18:53 Giovedì 13 Giugno 2013 9Se oltre la metà dei dipendenti sono stati riassunti, gli altri ancora si interrogano sul proprio futuro. Le maggiori criticità tra gli staffisti dei gruppi consiliari, mentre Cattaneo ha già contrattualizzato i direttori dell'ufficio di presidenza. Pd all'attacco
C’è chi già esulta per il nuovo contratto e chi si interroga sul proprio destino. E’ ancora lontana da una soluzione la vicenda dei 160 dipendenti regionali decaduti in seguito alla sentenza della Corte costituzionale che ha annullato tutti i contratti sottoscritti dalla Regione dopo il maggio del 2011, quando cioè lo Stato aveva imposto il blocco delle assunzioni. Ma se per un centinaio di loro (impiegati degli assessorati e nell'ufficio di presidenza del Consiglio) è stato trovato l’escamotage per farli rientrare stabilmente nella pianta organica di piazza Castello, per gli altri - e si tratta in particolare degli staffisti dei gruppi consiliari - il purgatorio prosegue. Da un giorno all’altro hanno ricevuto una mail dall’ufficio personale della Regione che annunciava loro la decadenza del contratto. Insomma, da domani potete restare a casa. Ma per qualcuno il riposo forzato è durato appena 24 ore. E per questo c’è già chi nell’opposizione si ribella, come il capogruppo del Pd Aldo Reschigna che arriva a parlare di “figli e figliastri”. A lasciare sgomenti è anche l’atteggiamento dei vertici dell’ente che, pur impegnati in una querelle con lo Stato per la salvaguardia dei propri dipendenti, non si sono mai preoccupati di informare nessuno e di predisporre una difesa adeguata. «Come mai quando c’è in ballo l’esito delle elezioni regionali ci si affida a studi importanti, con parcelle pagate dalla Regione Piemonte, e in sede di ricorso alla Corte costituzionale ci si affida, con tutto il rispetto del caso, all’avvocatura della Regione? C’è una scala di valori, tra ruolo degli amministratori regionali e ruolo dei dipendenti, che assegna ai primi il punteggio massimo e ai secondi quello minimo?» attacca ancora Reschigna.

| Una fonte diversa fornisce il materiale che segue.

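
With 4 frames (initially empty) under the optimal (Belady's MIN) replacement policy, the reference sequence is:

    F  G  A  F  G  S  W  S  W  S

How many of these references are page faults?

F → fault, frames [F]
G → fault, frames [F, G]
A → fault, frames [F, G, A]
F → hit
G → hit
S → fault, frames [F, G, A, S]
W → fault, evict A, frames [F, G, S, W]
S → hit
W → hit
S → hit
Page faults: 5.

5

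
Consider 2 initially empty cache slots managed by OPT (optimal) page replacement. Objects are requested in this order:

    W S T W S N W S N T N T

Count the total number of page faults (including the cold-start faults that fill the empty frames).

7

W → fault, frames {W}
S → fault, frames {W,S}
T → fault, evict S, frames {W,T}
W → hit
S → fault, evict T, frames {W,S}
N → fault, evict S, frames {W,N}
W → hit
S → fault, evict W, frames {N,S}
N → hit
T → fault, evict S, frames {N,T}
N → hit
T → hit
Page faults: 7.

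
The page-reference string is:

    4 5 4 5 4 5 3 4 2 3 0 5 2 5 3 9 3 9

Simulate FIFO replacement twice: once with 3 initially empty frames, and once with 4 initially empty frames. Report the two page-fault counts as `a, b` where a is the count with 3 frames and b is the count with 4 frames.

3 frames: F F . . . . F . F . F F . . F F . . → 8 faults.
4 frames: F F . . . . F . F . F . . . . F . . → 6 faults.
6 < 8: adding a frame reduced faults, as is typical.

8, 6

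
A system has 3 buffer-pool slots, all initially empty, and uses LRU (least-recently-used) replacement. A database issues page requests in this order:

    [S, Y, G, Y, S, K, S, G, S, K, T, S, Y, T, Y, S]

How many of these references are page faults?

7

S → fault, frames [S]
Y → fault, frames [S, Y]
G → fault, frames [S, Y, G]
Y → hit
S → hit
K → fault, evict G, frames [Y, S, K]
S → hit
G → fault, evict Y, frames [K, S, G]
S → hit
K → hit
T → fault, evict G, frames [S, K, T]
S → hit
Y → fault, evict K, frames [T, S, Y]
T → hit
Y → hit
S → hit
Page faults: 7.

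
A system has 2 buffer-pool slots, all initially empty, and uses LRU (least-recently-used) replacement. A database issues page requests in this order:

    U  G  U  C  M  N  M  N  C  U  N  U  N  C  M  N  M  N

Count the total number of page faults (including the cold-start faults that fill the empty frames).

11

U -> miss, frames [U]
G -> miss, frames [U, G]
U -> hit
C -> miss, evict G, frames [U, C]
M -> miss, evict U, frames [C, M]
N -> miss, evict C, frames [M, N]
M -> hit
N -> hit
C -> miss, evict M, frames [N, C]
U -> miss, evict N, frames [C, U]
N -> miss, evict C, frames [U, N]
U -> hit
N -> hit
C -> miss, evict U, frames [N, C]
M -> miss, evict N, frames [C, M]
N -> miss, evict C, frames [M, N]
M -> hit
N -> hit
Page faults: 11.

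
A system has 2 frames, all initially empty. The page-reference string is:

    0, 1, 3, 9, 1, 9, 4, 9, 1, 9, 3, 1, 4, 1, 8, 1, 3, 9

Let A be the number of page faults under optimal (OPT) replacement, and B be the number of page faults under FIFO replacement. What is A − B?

-3

Under OPT: F F F F . . F . F . F . F . F . F F → 11 faults.
Under FIFO: F F F F F . F F F . F . F F F . F F → 14 faults.
A − B = 11 − 14 = -3.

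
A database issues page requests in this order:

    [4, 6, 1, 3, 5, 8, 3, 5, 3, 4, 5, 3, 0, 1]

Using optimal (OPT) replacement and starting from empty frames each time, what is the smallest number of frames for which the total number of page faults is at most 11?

f=1: 14 faults
f=2: 11 faults
f=3: 9 faults
f=4: 8 faults
f=5: 7 faults
f=6: 7 faults
f=7: 7 faults
Smallest f with faults ≤ 11 is 2.

2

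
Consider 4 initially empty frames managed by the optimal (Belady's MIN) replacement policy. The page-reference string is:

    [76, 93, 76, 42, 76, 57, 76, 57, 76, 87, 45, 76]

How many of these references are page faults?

76: miss, frames {76}
93: miss, frames {76,93}
76: hit
42: miss, frames {76,93,42}
76: hit
57: miss, frames {76,93,42,57}
76: hit
57: hit
76: hit
87: miss, evict 57, frames {76,93,42,87}
45: miss, evict 87, frames {76,93,42,45}
76: hit
Page faults: 6.

6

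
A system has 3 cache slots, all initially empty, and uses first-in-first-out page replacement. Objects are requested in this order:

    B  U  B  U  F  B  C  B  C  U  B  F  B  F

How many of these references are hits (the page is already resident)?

7

B → miss, frames [B]
U → miss, frames [B, U]
B → hit
U → hit
F → miss, frames [B, U, F]
B → hit
C → miss, evict B, frames [U, F, C]
B → miss, evict U, frames [F, C, B]
C → hit
U → miss, evict F, frames [C, B, U]
B → hit
F → miss, evict C, frames [B, U, F]
B → hit
F → hit
Hits: 7.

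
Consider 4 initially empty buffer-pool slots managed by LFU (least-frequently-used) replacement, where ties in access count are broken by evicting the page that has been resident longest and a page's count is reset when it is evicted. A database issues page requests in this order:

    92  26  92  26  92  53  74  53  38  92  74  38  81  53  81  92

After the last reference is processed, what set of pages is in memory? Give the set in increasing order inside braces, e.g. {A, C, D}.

92 -> miss, frames {92}
26 -> miss, frames {92,26}
92 -> hit
26 -> hit
92 -> hit
53 -> miss, frames {92,26,53}
74 -> miss, frames {92,26,53,74}
53 -> hit
38 -> miss, evict 74, frames {92,26,53,38}
92 -> hit
74 -> miss, evict 38, frames {92,26,53,74}
38 -> miss, evict 74, frames {92,26,53,38}
81 -> miss, evict 38, frames {92,26,53,81}
53 -> hit
81 -> hit
92 -> hit

{26, 53, 81, 92}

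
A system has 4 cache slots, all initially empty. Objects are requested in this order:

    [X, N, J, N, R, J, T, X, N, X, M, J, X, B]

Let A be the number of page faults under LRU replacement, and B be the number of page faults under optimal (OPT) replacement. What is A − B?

3

Under LRU: F F F . F . F F F . F F . F → 10 faults.
Under OPT: F F F . F . F . . . F . . F → 7 faults.
A − B = 10 − 7 = 3.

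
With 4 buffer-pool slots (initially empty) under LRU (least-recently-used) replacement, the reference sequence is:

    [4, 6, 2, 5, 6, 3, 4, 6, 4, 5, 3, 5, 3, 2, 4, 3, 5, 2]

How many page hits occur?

4 → miss, frames {4}
6 → miss, frames {4,6}
2 → miss, frames {4,6,2}
5 → miss, frames {4,6,2,5}
6 → hit
3 → miss, evict 4, frames {2,5,6,3}
4 → miss, evict 2, frames {5,6,3,4}
6 → hit
4 → hit
5 → hit
3 → hit
5 → hit
3 → hit
2 → miss, evict 6, frames {4,5,3,2}
4 → hit
3 → hit
5 → hit
2 → hit
Hits: 11.

11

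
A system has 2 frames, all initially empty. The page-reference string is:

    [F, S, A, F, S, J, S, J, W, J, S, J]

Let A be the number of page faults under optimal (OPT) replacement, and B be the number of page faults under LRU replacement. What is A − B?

-1

Under OPT: F F F . F F . . F . F . → 7 faults.
Under LRU: F F F F F F . . F . F . → 8 faults.
A − B = 7 − 8 = -1.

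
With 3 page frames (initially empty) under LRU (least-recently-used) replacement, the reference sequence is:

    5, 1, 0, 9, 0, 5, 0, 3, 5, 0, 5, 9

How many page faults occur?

5 -> fault, frames (5)
1 -> fault, frames (5 1)
0 -> fault, frames (5 1 0)
9 -> fault, evict 5, frames (1 0 9)
0 -> hit
5 -> fault, evict 1, frames (9 0 5)
0 -> hit
3 -> fault, evict 9, frames (5 0 3)
5 -> hit
0 -> hit
5 -> hit
9 -> fault, evict 3, frames (0 5 9)
Page faults: 7.

7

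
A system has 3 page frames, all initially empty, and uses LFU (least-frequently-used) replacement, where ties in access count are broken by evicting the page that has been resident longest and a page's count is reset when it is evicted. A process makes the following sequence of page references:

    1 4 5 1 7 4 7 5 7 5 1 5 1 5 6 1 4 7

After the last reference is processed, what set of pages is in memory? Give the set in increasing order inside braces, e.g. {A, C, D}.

1 -> fault, frames {1}
4 -> fault, frames {1,4}
5 -> fault, frames {1,4,5}
1 -> hit
7 -> fault, evict 4, frames {1,5,7}
4 -> fault, evict 5, frames {1,7,4}
7 -> hit
5 -> fault, evict 4, frames {1,7,5}
7 -> hit
5 -> hit
1 -> hit
5 -> hit
1 -> hit
5 -> hit
6 -> fault, evict 7, frames {1,5,6}
1 -> hit
4 -> fault, evict 6, frames {1,5,4}
7 -> fault, evict 4, frames {1,5,7}

{1, 5, 7}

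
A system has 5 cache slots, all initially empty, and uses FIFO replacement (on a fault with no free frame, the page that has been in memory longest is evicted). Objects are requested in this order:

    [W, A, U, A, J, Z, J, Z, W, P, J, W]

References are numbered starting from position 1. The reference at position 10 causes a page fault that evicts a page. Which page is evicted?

W

pos 1: W → fault, frames [W]
pos 2: A → fault, frames [W, A]
pos 3: U → fault, frames [W, A, U]
pos 4: A → hit
pos 5: J → fault, frames [W, A, U, J]
pos 6: Z → fault, frames [W, A, U, J, Z]
pos 7: J → hit
pos 8: Z → hit
pos 9: W → hit
pos 10: P → fault, evict W, frames [A, U, J, Z, P]
At position 10, page W is evicted.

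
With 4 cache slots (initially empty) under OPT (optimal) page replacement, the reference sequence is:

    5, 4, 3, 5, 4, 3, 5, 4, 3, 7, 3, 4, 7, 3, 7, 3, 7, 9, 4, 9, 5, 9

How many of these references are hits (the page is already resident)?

17

5 -> fault, frames {5}
4 -> fault, frames {5,4}
3 -> fault, frames {5,4,3}
5 -> hit
4 -> hit
3 -> hit
5 -> hit
4 -> hit
3 -> hit
7 -> fault, frames {5,4,3,7}
3 -> hit
4 -> hit
7 -> hit
3 -> hit
7 -> hit
3 -> hit
7 -> hit
9 -> fault, evict 7, frames {5,4,3,9}
4 -> hit
9 -> hit
5 -> hit
9 -> hit
Hits: 17.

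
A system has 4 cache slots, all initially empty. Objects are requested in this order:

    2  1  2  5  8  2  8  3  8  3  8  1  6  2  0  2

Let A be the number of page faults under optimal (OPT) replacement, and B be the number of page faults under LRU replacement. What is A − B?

Under OPT: F F . F F . . F . . . . F . F . → 7 faults.
Under LRU: F F . F F . . F . . . F F F F . → 9 faults.
A − B = 7 − 9 = -2.

-2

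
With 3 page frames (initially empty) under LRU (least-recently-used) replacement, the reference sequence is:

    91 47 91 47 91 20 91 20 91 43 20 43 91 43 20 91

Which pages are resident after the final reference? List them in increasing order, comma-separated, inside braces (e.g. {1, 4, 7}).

91 → miss, frames {91}
47 → miss, frames {91,47}
91 → hit
47 → hit
91 → hit
20 → miss, frames {47,91,20}
91 → hit
20 → hit
91 → hit
43 → miss, evict 47, frames {20,91,43}
20 → hit
43 → hit
91 → hit
43 → hit
20 → hit
91 → hit

{20, 43, 91}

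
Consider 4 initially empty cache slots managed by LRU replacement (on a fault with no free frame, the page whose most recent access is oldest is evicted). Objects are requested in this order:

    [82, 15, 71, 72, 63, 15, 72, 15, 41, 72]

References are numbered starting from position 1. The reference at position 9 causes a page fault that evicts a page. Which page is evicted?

71

pos 1: 82 → miss, frames (82)
pos 2: 15 → miss, frames (82 15)
pos 3: 71 → miss, frames (82 15 71)
pos 4: 72 → miss, frames (82 15 71 72)
pos 5: 63 → miss, evict 82, frames (15 71 72 63)
pos 6: 15 → hit
pos 7: 72 → hit
pos 8: 15 → hit
pos 9: 41 → miss, evict 71, frames (63 72 15 41)
At position 9, page 71 is evicted.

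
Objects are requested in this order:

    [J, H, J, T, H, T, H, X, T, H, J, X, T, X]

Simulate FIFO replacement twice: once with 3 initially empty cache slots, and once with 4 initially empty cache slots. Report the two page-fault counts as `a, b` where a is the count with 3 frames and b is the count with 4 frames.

5, 4

3 frames: F F . F . . . F . . F . . . → 5 faults.
4 frames: F F . F . . . F . . . . . . → 4 faults.
4 < 5: adding a frame reduced faults, as is typical.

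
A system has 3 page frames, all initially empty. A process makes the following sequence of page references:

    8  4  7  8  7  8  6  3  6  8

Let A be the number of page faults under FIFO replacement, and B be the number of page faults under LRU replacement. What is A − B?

1

Under FIFO: F F F . . . F F . F → 6 faults.
Under LRU: F F F . . . F F . . → 5 faults.
A − B = 6 − 5 = 1.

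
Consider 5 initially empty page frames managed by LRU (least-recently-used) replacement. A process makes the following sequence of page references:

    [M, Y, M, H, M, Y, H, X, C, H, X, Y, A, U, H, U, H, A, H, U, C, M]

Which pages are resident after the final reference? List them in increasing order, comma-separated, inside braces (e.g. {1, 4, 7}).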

La situazione non è però così semplice come potrebbe apparire. Secondo la nuova legge Palazzo Lascaris deve risparmiare sulle proprie dotazioni per il personale 1,765 milioni di euro, il 30% di quanto spende attualmente. Ma come fare? A permettere il reinserimento di taluni dipendenti è l’articolo 19 della legge 16 della Regione che recepisce i dettami del dispositivo Catricalà, ma sulla cui applicazione ci sono opinioni discordanti. E i dissidi sono aumentati dopo che l’ufficio di
presidenza ha provveduto a riassumere con una procedura-lampo i direttori e i dipendenti della sua segreteria, mentre restano in ballo gli staffisti: due sono le soluzioni per rientrare nel budget previsto: l’utilizzo di contratti di solidarietà, nei quali ognuno rinuncia a una parte della propria retribuzione, oppure il licenziamento di alcuni collaboratori. Domani mattina è prevista una riunione dei capigruppo per discutere la strategia da adottare: per ora non c’è una linea condivisa, anzi pare che i gruppi di Pdl, Lega e Progett’Azione abbiano ripreso ad assumere i loro dipendenti andando dritti allo scontro con il presidente Valerio Cattaneo, colui che deve in ultima istanza firmare i contratti.